Brewer’s evolution in the spring of his sophomore year resulted in 48 more receptions as a junior. He went from an afterthought to a cog. He racked up 51 receptions for 813 yards and 14 touchdowns as a junior. Lake Travis fell to an all-time good Katy team in the Class 6A Division II state final.

The team finished the job in 2016, marching to a state title game after suffering a loss to Converse Judson in Week 1. Lake Travis became the best team in the state, and Brewer was a major reason. Brewer caught a career-high 62 receptions, finishing with 813 yards and 13 receiving touchdowns. He added three more on the ground.
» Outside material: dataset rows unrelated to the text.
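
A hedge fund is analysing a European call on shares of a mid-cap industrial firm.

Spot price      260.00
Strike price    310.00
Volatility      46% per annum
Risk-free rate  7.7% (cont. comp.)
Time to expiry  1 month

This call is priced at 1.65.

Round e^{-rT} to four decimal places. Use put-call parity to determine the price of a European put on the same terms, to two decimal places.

49.67

e^(−rT) = e^(−0.077·0.08333) = 0.9936
Put-call parity: C − P = S − K·e^(−rT) = 260 − 310·0.9936 = 260 − 308.0160 = -48.0160
P = C − (C − P) = 1.65 − (-48.0160) = 49.6660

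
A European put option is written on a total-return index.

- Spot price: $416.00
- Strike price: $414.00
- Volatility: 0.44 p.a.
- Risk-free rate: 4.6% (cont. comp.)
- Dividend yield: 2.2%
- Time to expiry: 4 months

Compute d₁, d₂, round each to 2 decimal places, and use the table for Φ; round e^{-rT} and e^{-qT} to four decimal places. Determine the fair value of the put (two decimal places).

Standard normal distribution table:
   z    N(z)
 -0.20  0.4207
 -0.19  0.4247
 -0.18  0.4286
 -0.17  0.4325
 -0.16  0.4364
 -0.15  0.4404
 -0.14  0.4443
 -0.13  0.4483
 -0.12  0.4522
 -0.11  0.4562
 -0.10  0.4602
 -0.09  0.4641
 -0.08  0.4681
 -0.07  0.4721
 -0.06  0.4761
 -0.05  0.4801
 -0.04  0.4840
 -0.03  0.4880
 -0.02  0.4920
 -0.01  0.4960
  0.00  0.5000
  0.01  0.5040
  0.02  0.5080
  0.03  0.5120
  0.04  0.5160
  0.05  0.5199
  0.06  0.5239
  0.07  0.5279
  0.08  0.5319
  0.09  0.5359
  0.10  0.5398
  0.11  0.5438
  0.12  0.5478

σ√T = 0.44 × 0.5774 = 0.2540
ln(S/K) + (r − q + σ²/2)T = ln(416/414) + (0.046 − 0.022 + 0.44²/2)·0.3333 = 0.0048 + 0.0403 = 0.0451
d₁ = 0.0451 / 0.2540 = 0.1775 which rounds to 0.18
d₂ = d₁ − σ√T = 0.1775 − 0.2540 = -0.0766 which rounds to -0.08
e^(−qT) = e^(−0.022·0.3333) = 0.9927;  e^(−rT) = e^(−0.046·0.3333) = 0.9848
P = 414·0.9848·N(0.08) − 416·0.9927·N(-0.18) = 414·0.9848·0.5319 − 416·0.9927·0.4286 = 216.8595 − 176.9960 = 39.8634

$39.86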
“We knew Cade would be good from middle school. He and Charlie (Brewer) played on the same team since third grade and we knew that group would be special once they hit seventh and eighth grade, Carter said. “Cade’s older brother was a good player for us, and his dad was a college athlete, so he always had those expectations. Catching the ball came naturally for him. All he had to do was become a better blocker, and he knew it was what he needed to do for the team. He embraced it and he’s come into his own.”

Cade Brewer’s exploits caught the attention of college coaches. He eventually committed to SMU and former Lake Travis head coach Chad Morris despite offers from Power 5 programs like Texas A&M and Oklahoma. The Longhorns sniffed around with Charlie Strong at the helm, but the style of play at Texas didn’t fit with his skill set. He decided on SMU. And then Herman was hired at Texas and Brewer flipped his commitment to Texas after the season.

“I know coach (Tom) Herman spent time around Chad Morris when Herman was at Ohio State. Those are similar offenses in how they use an H-Back,” Carter said. “There are similarities I think he likes in what we do and what Texas wants to do.”